A contract to develop a backup communication system for the UK’s emergency services has been announced by O2.

A contract to develop a backup communication system for the UK’s emergency services has been announced by O2.

The UK mobile phone giant, currently the target of a £17.7bn takeover bid from Spain’s Telefonica, has claimed that the system will make the UK’s emergency services the best connected in the world.

O2 Airwave, an advanced digital communications service for the emergency and other public safety (blue light) services, was awarded the contract by the Police Information Technology Organisation (PITO) to deliver a National Fallback Service (NFS).

This follows the announcement in July that O2 Airwave will be supplying the service to the Ambulance Trusts for England, bringing the value of new business won this financial year to £750m.

Used by more than 130,000 officers across police forces throughout the UK, Airwave is designed to set up a seamless network across the country.
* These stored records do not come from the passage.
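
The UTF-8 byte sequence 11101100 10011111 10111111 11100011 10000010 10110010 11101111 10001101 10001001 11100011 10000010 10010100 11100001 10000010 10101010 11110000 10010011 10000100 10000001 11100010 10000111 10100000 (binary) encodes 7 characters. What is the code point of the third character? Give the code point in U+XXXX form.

U+F349

Offset 0: leading byte 0xEC = 11101100 → 3-byte char #1 = EC 9F BF.
Offset 3: leading byte 0xE3 = 11100011 → 3-byte char #2 = E3 82 B2.
Offset 6: leading byte 0xEF = 11101111 → 3-byte char #3 = EF 8D 89.
Leading byte 0xEF = 11101111 matches 1110xxxx → 3-byte sequence.
Byte 1: 0xEF = 11101111, payload 1111 (4 bits).
Byte 2: 0x8D = 10001101 (10xxxxxx ✓), payload 001101.
Byte 3: 0x89 = 10001001 (10xxxxxx ✓), payload 001001.
Concatenate: 1111001101001001 = 0xF349 (16 bits → U+F349).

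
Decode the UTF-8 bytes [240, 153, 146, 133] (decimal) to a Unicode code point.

U+19485

Leading byte 0xF0 = 11110000 matches 11110xxx → 4-byte sequence.
Byte 1: 0xF0 = 11110000, payload 000 (3 bits).
Byte 2: 0x99 = 10011001 (10xxxxxx ✓), payload 011001.
Byte 3: 0x92 = 10010010 (10xxxxxx ✓), payload 010010.
Byte 4: 0x85 = 10000101 (10xxxxxx ✓), payload 000101.
Concatenate: 000011001010010000101 = 0x19485 (21 bits → U+19485).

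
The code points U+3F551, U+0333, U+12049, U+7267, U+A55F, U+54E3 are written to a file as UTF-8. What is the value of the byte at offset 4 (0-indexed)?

0xCC

U+3F551 → 4-byte form F0 BF 95 91 at offsets 0–3.
U+0333 → 2-byte form CC B3 at offsets 4–5.
Offset 4 falls in char 2's range; it's byte 1 of CC B3 = 0xCC.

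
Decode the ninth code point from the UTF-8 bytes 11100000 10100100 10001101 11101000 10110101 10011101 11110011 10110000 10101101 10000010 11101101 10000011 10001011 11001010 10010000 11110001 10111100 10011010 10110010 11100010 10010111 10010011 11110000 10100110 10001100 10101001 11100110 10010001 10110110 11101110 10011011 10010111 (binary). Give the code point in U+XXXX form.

Offset 0: leading byte 0xE0 = 11100000 → 3-byte char #1 = E0 A4 8D.
Offset 3: leading byte 0xE8 = 11101000 → 3-byte char #2 = E8 B5 9D.
Offset 6: leading byte 0xF3 = 11110011 → 4-byte char #3 = F3 B0 AD 82.
Offset 10: leading byte 0xED = 11101101 → 3-byte char #4 = ED 83 8B.
Offset 13: leading byte 0xCA = 11001010 → 2-byte char #5 = CA 90.
Offset 15: leading byte 0xF1 = 11110001 → 4-byte char #6 = F1 BC 9A B2.
Offset 19: leading byte 0xE2 = 11100010 → 3-byte char #7 = E2 97 93.
Offset 22: leading byte 0xF0 = 11110000 → 4-byte char #8 = F0 A6 8C A9.
Offset 26: leading byte 0xE6 = 11100110 → 3-byte char #9 = E6 91 B6.
Leading byte 0xE6 = 11100110 matches 1110xxxx → 3-byte sequence.
Byte 1: 0xE6 = 11100110, payload 0110 (4 bits).
Byte 2: 0x91 = 10010001 (10xxxxxx ✓), payload 010001.
Byte 3: 0xB6 = 10110110 (10xxxxxx ✓), payload 110110.
Concatenate: 0110010001110110 = 0x6476 (16 bits → U+6476).

U+6476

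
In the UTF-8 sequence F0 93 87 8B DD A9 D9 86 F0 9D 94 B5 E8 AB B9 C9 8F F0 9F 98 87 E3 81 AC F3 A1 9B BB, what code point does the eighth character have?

Offset 0: leading byte 0xF0 = 11110000 → 4-byte char #1 = F0 93 87 8B.
Offset 4: leading byte 0xDD = 11011101 → 2-byte char #2 = DD A9.
Offset 6: leading byte 0xD9 = 11011001 → 2-byte char #3 = D9 86.
Offset 8: leading byte 0xF0 = 11110000 → 4-byte char #4 = F0 9D 94 B5.
Offset 12: leading byte 0xE8 = 11101000 → 3-byte char #5 = E8 AB B9.
Offset 15: leading byte 0xC9 = 11001001 → 2-byte char #6 = C9 8F.
Offset 17: leading byte 0xF0 = 11110000 → 4-byte char #7 = F0 9F 98 87.
Offset 21: leading byte 0xE3 = 11100011 → 3-byte char #8 = E3 81 AC.
Leading byte 0xE3 = 11100011 matches 1110xxxx → 3-byte sequence.
Byte 1: 0xE3 = 11100011, payload 0011 (4 bits).
Byte 2: 0x81 = 10000001 (10xxxxxx ✓), payload 000001.
Byte 3: 0xAC = 10101100 (10xxxxxx ✓), payload 101100.
Concatenate: 0011000001101100 = 0x306C (16 bits → U+306C).

U+306C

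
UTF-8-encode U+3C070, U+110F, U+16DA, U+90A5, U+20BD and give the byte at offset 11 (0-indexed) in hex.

U+3C070 → 4-byte form F0 BC 81 B0 at offsets 0–3.
U+110F → 3-byte form E1 84 8F at offsets 4–6.
U+16DA → 3-byte form E1 9B 9A at offsets 7–9.
U+90A5 → 3-byte form E9 82 A5 at offsets 10–12.
Offset 11 falls in char 4's range; it's byte 2 of E9 82 A5 = 0x82.

0x82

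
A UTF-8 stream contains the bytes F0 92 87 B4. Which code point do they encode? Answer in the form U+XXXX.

Leading byte 0xF0 = 11110000 matches 11110xxx → 4-byte sequence.
Byte 1: 0xF0 = 11110000, payload 000 (3 bits).
Byte 2: 0x92 = 10010010 (10xxxxxx ✓), payload 010010.
Byte 3: 0x87 = 10000111 (10xxxxxx ✓), payload 000111.
Byte 4: 0xB4 = 10110100 (10xxxxxx ✓), payload 110100.
Concatenate: 000010010000111110100 = 0x121F4 (21 bits → U+121F4).

U+121F4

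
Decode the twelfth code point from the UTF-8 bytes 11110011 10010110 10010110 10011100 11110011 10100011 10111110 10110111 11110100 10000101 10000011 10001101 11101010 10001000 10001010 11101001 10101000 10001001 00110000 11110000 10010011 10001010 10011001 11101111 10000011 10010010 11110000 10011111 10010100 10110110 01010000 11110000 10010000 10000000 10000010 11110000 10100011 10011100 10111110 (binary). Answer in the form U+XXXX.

Offset 0: leading byte 0xF3 = 11110011 → 4-byte char #1 = F3 96 96 9C.
Offset 4: leading byte 0xF3 = 11110011 → 4-byte char #2 = F3 A3 BE B7.
Offset 8: leading byte 0xF4 = 11110100 → 4-byte char #3 = F4 85 83 8D.
Offset 12: leading byte 0xEA = 11101010 → 3-byte char #4 = EA 88 8A.
Offset 15: leading byte 0xE9 = 11101001 → 3-byte char #5 = E9 A8 89.
Offset 18: leading byte 0x30 = 00110000 → 1-byte char #6 = 30.
Offset 19: leading byte 0xF0 = 11110000 → 4-byte char #7 = F0 93 8A 99.
Offset 23: leading byte 0xEF = 11101111 → 3-byte char #8 = EF 83 92.
Offset 26: leading byte 0xF0 = 11110000 → 4-byte char #9 = F0 9F 94 B6.
Offset 30: leading byte 0x50 = 01010000 → 1-byte char #10 = 50.
Offset 31: leading byte 0xF0 = 11110000 → 4-byte char #11 = F0 90 80 82.
Offset 35: leading byte 0xF0 = 11110000 → 4-byte char #12 = F0 A3 9C BE.
Leading byte 0xF0 = 11110000 matches 11110xxx → 4-byte sequence.
Byte 1: 0xF0 = 11110000, payload 000 (3 bits).
Byte 2: 0xA3 = 10100011 (10xxxxxx ✓), payload 100011.
Byte 3: 0x9C = 10011100 (10xxxxxx ✓), payload 011100.
Byte 4: 0xBE = 10111110 (10xxxxxx ✓), payload 111110.
Concatenate: 000100011011100111110 = 0x2373E (21 bits → U+2373E).

U+2373E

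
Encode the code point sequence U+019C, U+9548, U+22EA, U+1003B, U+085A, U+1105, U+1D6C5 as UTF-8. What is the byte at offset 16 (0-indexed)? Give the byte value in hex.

0x84

U+019C → 2-byte form C6 9C at offsets 0–1.
U+9548 → 3-byte form E9 95 88 at offsets 2–4.
U+22EA → 3-byte form E2 8B AA at offsets 5–7.
U+1003B → 4-byte form F0 90 80 BB at offsets 8–11.
U+085A → 3-byte form E0 A1 9A at offsets 12–14.
U+1105 → 3-byte form E1 84 85 at offsets 15–17.
Offset 16 falls in char 6's range; it's byte 2 of E1 84 85 = 0x84.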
NFS, however, will deliver a standby duplicate switch network that fully replicates the existing airwave switch network. The company claimed that this development is unparalleled in the delivery of public safety communications anywhere in the world.

Airwave uses Motorola’s Terrestrial Trunked Radio (TETRA) technology, an open digital trunked radio standard defined by the European Telecommunications Standardisation Institute (ETSI) which features level three encryption security.

Currently O2 Airwave has standby infrastructure securely located which can be brought into service should part or a whole switch be lost. But the operator claimed that with NFS, the service restoration should take minutes rather than hours — critical in the event of national disasters and security threats.

As well as replicating the switch network, the contract will also provide the company with an opportunity to generate improvements to base station availability, which is expected to further contribute towards a more secure and reliable communication systems. Rings of microwave radio-based bearer circuits that will replace the existing ground-based network links will offer extra resilience and more secure communication links. The idea is that, in the event of a network failure, the radio-protected sites would be able to provide a fully-functioning network.

Pete Richardson, managing director of O2 Airwave explained: ‘Our objective is to provide a highly resilient service that can be relied upon to provide true interoperability between all organisations involved in public safety and protection should they need to work together in day-to-day operations or at the scene of major or minor incidents. This, I believe, will deliver tremendous value and real benefit to the nation and public safety as a whole.’

In addition to the police and numerous ambulance trusts, Airwave is being used by the Highways Agency, MoD, Emergency Planning Departments, and various CCTV systems. The company is also currently in negotiations with the Scottish and Welsh Ambulance services and Firelink, the government task force charged with the implementation of a National Wide Area Radio for the fire and rescue service.